No hubo un verdadero conflicto con el arroz al vapor. Diré que era lo suficientemente exótico, más si le añadían algunos goterones de salsa de soya (salado portento al que consideré infame por años). Pero entonces llegó el Chop Suey y yo, en la expectativa que me provocaba conocer finalmente un plato tantas veces referido por dibujos animados, no pude sino sentir decepeción frente a tales germinados de frijol encaldados; adornado por una exhuberancia excesiva de verduras y raíces (a cuya generalidad no era muy adepto, tan especialito yo). Vine a asesinar toda pretensión de hacer de ese decorado vegetal algo consumible, al bañarla con exageración infantil en esa salsa que aborrecería, con esa vocación por condenar lo inmediato que se tiene cuando niño (no volvería a probarla sino hasta que se hiciera costumbre remojar Makis y Sashimis —otra cultura, totalmente distinta— en tales preparados), pero que me salvaría, en mi pataleta, de seguirlo consumiendo. Llegué a escuchar cierta historia al respecto de que los chinos, en venganza por la explotación sufrida a manos de los gringos durante la segunda mitad del siglo XIX (en eso que conocemos romanticamente como viejo oeste), llevaron a la mesa, como plato para su consumo, el Chop Suey que hasta entonces era considerado alimento para animales. No me hubiera sorprendido que fuera verdad, he aprendido con el tiempo que si los chinos son desabridos, es de otro modo.

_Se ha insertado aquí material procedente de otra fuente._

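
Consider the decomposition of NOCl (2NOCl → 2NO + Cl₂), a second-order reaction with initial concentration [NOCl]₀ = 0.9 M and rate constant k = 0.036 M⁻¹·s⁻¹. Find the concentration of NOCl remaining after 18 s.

0.5685 M

Step 1: For a second-order reaction: 1/[NOCl] = 1/[NOCl]₀ + kt
Step 2: 1/[NOCl] = 1/0.9 + 0.036 × 18
Step 3: 1/[NOCl] = 1.111 + 0.648 = 1.759
Step 4: [NOCl] = 1/1.759 = 0.5685 M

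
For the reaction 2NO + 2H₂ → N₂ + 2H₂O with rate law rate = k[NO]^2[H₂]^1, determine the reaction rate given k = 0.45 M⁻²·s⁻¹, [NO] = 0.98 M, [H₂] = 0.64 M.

0.2766 M/s

Step 1: The rate law is rate = k[NO]^2[H₂]^1
Step 2: Substitute: rate = 0.45 × (0.98)^2 × (0.64)^1
Step 3: rate = 0.45 × 0.9604 × 0.64 = 0.276595 M/s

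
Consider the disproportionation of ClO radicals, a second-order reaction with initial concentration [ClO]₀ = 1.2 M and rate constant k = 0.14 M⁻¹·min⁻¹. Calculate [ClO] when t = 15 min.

0.3409 M

Step 1: For a second-order reaction: 1/[ClO] = 1/[ClO]₀ + kt
Step 2: 1/[ClO] = 1/1.2 + 0.14 × 15
Step 3: 1/[ClO] = 0.8333 + 2.1 = 2.933
Step 4: [ClO] = 1/2.933 = 0.3409 M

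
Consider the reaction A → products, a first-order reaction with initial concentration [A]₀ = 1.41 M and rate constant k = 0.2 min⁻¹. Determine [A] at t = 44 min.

0.0002125 M

Step 1: For a first-order reaction: [A] = [A]₀ × e^(-kt)
Step 2: [A] = 1.41 × e^(-0.2 × 44)
Step 3: [A] = 1.41 × e^(-8.8)
Step 4: [A] = 1.41 × 0.000150733 = 0.0002125 M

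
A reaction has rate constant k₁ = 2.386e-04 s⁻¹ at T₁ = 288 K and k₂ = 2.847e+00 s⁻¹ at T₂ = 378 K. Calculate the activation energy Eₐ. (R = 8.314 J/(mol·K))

94.4 kJ/mol

Step 1: Use the two-temperature Arrhenius form: ln(k₂/k₁) = -Eₐ/R × (1/T₂ - 1/T₁)
Step 2: ln(k₂/k₁) = ln(2.847e+00/2.386e-04) = ln(11932.1) = 9.38699
Step 3: 1/T₂ - 1/T₁ = 1/378 - 1/288 = -8.267196e-04 K⁻¹
Step 4: Eₐ = -R × ln(k₂/k₁) / (1/T₂ - 1/T₁) = -8.314 × 9.38699 / -8.267196e-04
Step 5: Eₐ = 9.4401e+04 J/mol = 94.4 kJ/mol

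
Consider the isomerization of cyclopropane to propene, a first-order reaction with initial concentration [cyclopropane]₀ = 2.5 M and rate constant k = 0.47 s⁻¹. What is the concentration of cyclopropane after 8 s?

0.05821 M

Step 1: For a first-order reaction: [cyclopropane] = [cyclopropane]₀ × e^(-kt)
Step 2: [cyclopropane] = 2.5 × e^(-0.47 × 8)
Step 3: [cyclopropane] = 2.5 × e^(-3.76)
Step 4: [cyclopropane] = 2.5 × 0.0232837 = 0.05821 M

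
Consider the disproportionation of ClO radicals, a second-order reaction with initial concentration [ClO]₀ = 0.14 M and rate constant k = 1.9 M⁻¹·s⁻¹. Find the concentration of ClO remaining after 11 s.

0.03566 M

Step 1: For a second-order reaction: 1/[ClO] = 1/[ClO]₀ + kt
Step 2: 1/[ClO] = 1/0.14 + 1.9 × 11
Step 3: 1/[ClO] = 7.143 + 20.9 = 28.04
Step 4: [ClO] = 1/28.04 = 0.03566 M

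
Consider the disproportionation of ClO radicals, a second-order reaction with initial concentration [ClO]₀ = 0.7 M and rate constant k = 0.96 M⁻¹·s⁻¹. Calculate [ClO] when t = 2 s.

0.2986 M

Step 1: For a second-order reaction: 1/[ClO] = 1/[ClO]₀ + kt
Step 2: 1/[ClO] = 1/0.7 + 0.96 × 2
Step 3: 1/[ClO] = 1.429 + 1.92 = 3.349
Step 4: [ClO] = 1/3.349 = 0.2986 M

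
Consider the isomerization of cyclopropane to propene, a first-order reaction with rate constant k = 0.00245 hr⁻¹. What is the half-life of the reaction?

282.9 hr

Step 1: For a first-order reaction, t₁/₂ = ln(2)/k
Step 2: t₁/₂ = ln(2)/0.00245
Step 3: t₁/₂ = 0.6931/0.00245 = 282.9 hr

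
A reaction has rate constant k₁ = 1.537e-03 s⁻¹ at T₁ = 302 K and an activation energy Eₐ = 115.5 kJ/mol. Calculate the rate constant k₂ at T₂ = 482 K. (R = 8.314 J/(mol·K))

4.439e+04 s⁻¹

Step 1: Use the two-temperature Arrhenius form: ln(k₂/k₁) = -Eₐ/R × (1/T₂ - 1/T₁)
Step 2: Convert Eₐ to J/mol: 115.5 kJ/mol = 115500 J/mol
Step 3: 1/T₂ - 1/T₁ = 1/482 - 1/302 = -1.236569e-03 K⁻¹
Step 4: ln(k₂/k₁) = -115500/8.314 × -1.236569e-03 = 17.17870
Step 5: k₂ = k₁ × exp(17.17870) = 1.537e-03 × 2.88812e+07 = 4.439e+04 s⁻¹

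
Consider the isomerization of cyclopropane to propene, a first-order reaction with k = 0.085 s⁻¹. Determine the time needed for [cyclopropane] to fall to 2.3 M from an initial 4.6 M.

8.155 s

Step 1: For first-order: t = ln([cyclopropane]₀/[cyclopropane])/k
Step 2: t = ln(4.6/2.3)/0.085
Step 3: t = ln(2)/0.085
Step 4: t = 0.6931/0.085 = 8.155 s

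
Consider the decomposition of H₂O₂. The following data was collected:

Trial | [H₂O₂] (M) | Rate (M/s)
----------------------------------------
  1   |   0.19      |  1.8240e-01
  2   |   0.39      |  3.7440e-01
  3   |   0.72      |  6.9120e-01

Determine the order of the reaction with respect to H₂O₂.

first order (1)

Step 1: Compare trials to find order n where rate₂/rate₁ = ([H₂O₂]₂/[H₂O₂]₁)^n
Step 2: rate₂/rate₁ = 3.7440e-01/1.8240e-01 = 2.053
Step 3: [H₂O₂]₂/[H₂O₂]₁ = 0.39/0.19 = 2.053
Step 4: n = ln(2.053)/ln(2.053) = 1.00 ≈ 1
Step 5: The reaction is first order in H₂O₂.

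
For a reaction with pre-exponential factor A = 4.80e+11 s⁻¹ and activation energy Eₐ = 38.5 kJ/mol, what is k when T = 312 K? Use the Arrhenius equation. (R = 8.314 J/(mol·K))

1.72e+05 s⁻¹

Step 1: Use the Arrhenius equation: k = A × exp(-Eₐ/RT)
Step 2: Convert Eₐ to J/mol: 38.5 kJ/mol = 38500 J/mol
Step 3: Calculate the exponent: -Eₐ/(RT) = -38500/(8.314 × 312) = -14.84213
Step 4: k = 4.80e+11 × exp(-14.84213)
Step 5: k = 4.80e+11 × 3.58216e-07 = 1.7194e+05 s⁻¹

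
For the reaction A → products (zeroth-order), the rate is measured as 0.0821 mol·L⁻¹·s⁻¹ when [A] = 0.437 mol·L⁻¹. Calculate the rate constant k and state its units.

0.0821 mol·L⁻¹·s⁻¹

Step 1: For a zeroth-order reaction, rate = k (independent of concentration).
Step 2: k = rate = 0.0821 mol·L⁻¹·s⁻¹.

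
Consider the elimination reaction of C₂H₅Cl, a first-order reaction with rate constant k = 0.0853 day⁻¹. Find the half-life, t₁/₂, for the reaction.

8.126 day

Step 1: For a first-order reaction, t₁/₂ = ln(2)/k
Step 2: t₁/₂ = ln(2)/0.0853
Step 3: t₁/₂ = 0.6931/0.0853 = 8.126 day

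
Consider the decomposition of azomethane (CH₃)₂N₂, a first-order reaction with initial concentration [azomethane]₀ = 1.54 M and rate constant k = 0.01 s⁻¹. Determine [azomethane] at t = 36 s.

1.074 M

Step 1: For a first-order reaction: [azomethane] = [azomethane]₀ × e^(-kt)
Step 2: [azomethane] = 1.54 × e^(-0.01 × 36)
Step 3: [azomethane] = 1.54 × e^(-0.36)
Step 4: [azomethane] = 1.54 × 0.697676 = 1.074 M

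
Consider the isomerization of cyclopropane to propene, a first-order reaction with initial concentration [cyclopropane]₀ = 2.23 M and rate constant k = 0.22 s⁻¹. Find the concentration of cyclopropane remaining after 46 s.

8.979e-05 M

Step 1: For a first-order reaction: [cyclopropane] = [cyclopropane]₀ × e^(-kt)
Step 2: [cyclopropane] = 2.23 × e^(-0.22 × 46)
Step 3: [cyclopropane] = 2.23 × e^(-10.12)
Step 4: [cyclopropane] = 2.23 × 4.02661e-05 = 8.979e-05 M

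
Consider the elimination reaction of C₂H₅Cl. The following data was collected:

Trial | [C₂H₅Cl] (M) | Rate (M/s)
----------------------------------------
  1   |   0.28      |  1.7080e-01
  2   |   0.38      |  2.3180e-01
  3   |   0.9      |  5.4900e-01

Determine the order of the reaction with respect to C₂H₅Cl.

first order (1)

Step 1: Compare trials to find order n where rate₂/rate₁ = ([C₂H₅Cl]₂/[C₂H₅Cl]₁)^n
Step 2: rate₂/rate₁ = 2.3180e-01/1.7080e-01 = 1.357
Step 3: [C₂H₅Cl]₂/[C₂H₅Cl]₁ = 0.38/0.28 = 1.357
Step 4: n = ln(1.357)/ln(1.357) = 1.00 ≈ 1
Step 5: The reaction is first order in C₂H₅Cl.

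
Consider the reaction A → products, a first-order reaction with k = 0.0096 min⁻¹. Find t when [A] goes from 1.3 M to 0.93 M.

34.89 min

Step 1: For first-order: t = ln([A]₀/[A])/k
Step 2: t = ln(1.3/0.93)/0.0096
Step 3: t = ln(1.398)/0.0096
Step 4: t = 0.3349/0.0096 = 34.89 min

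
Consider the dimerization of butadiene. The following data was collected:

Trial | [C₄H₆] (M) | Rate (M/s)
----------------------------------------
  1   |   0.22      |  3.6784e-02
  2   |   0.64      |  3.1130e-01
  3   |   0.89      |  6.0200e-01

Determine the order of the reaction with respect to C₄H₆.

second order (2)

Step 1: Compare trials to find order n where rate₂/rate₁ = ([C₄H₆]₂/[C₄H₆]₁)^n
Step 2: rate₂/rate₁ = 3.1130e-01/3.6784e-02 = 8.463
Step 3: [C₄H₆]₂/[C₄H₆]₁ = 0.64/0.22 = 2.909
Step 4: n = ln(8.463)/ln(2.909) = 2.00 ≈ 2
Step 5: The reaction is second order in C₄H₆.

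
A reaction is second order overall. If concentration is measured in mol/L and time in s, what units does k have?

(mol/L)⁻¹·s⁻¹

Step 1: For overall order n, rate = k × (concentration)^n.
Step 2: Rate has units mol/L·s⁻¹; concentration term has units (mol/L)^2.
Step 3: k = rate / (concentration)^n, so units of k = (mol/L)^(1-2)·s⁻¹ = (mol/L)⁻¹·s⁻¹.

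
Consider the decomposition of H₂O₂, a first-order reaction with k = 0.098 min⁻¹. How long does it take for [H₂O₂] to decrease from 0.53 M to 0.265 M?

7.073 min

Step 1: For first-order: t = ln([H₂O₂]₀/[H₂O₂])/k
Step 2: t = ln(0.53/0.265)/0.098
Step 3: t = ln(2)/0.098
Step 4: t = 0.6931/0.098 = 7.073 min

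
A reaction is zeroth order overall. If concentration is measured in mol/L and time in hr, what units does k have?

mol/L·hr⁻¹

Step 1: For overall order n, rate = k × (concentration)^n.
Step 2: Rate has units mol/L·hr⁻¹; concentration term has units (mol/L)^0.
Step 3: k = rate / (concentration)^n, so units of k = (mol/L)^(1-0)·hr⁻¹ = mol/L·hr⁻¹.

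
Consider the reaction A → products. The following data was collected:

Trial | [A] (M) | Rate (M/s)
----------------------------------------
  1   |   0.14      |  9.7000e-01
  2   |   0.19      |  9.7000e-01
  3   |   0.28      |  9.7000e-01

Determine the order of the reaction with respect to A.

zeroth order (0)

Step 1: Compare trials - when concentration changes, rate stays constant.
Step 2: rate₂/rate₁ = 9.7000e-01/9.7000e-01 = 1
Step 3: [A]₂/[A]₁ = 0.19/0.14 = 1.357
Step 4: Since rate ratio ≈ (conc ratio)^0, the reaction is zeroth order.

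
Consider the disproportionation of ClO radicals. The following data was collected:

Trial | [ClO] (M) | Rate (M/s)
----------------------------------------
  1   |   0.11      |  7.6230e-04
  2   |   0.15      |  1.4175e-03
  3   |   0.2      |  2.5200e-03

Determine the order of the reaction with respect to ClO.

second order (2)

Step 1: Compare trials to find order n where rate₂/rate₁ = ([ClO]₂/[ClO]₁)^n
Step 2: rate₂/rate₁ = 1.4175e-03/7.6230e-04 = 1.86
Step 3: [ClO]₂/[ClO]₁ = 0.15/0.11 = 1.364
Step 4: n = ln(1.86)/ln(1.364) = 2.00 ≈ 2
Step 5: The reaction is second order in ClO.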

Esa vez, sin embargo, después de tan craso platillo, llegaron en mínimas fuentes metálicas, adornadas con tanta nefanda verdura, otras especialidades, de las que me obligaron a probar lo que luego aprendería a conocer como Cerdo agridulce. He de confesar que no me supo mal, nada mal y que en un primer momento no tenía demasiado sentido saber cómo se llamaba. Sabía como se llamaba el Chop Suey y entonces no tenía mucho sentido haberlo sabido. Tampoco tiene sentido saber ahora, por ejemplo, que tales salsas tienen como base vil y rudimentario ketchup (aderezo al que me sentía obligado para casi todo, por ese entonces). Esto me confirma, de algún modo, que para nosotros —bárbaros occidentales— la comida china no deja de ser una suerte de evasión infantil, una debilidad que nos hace excepcionales.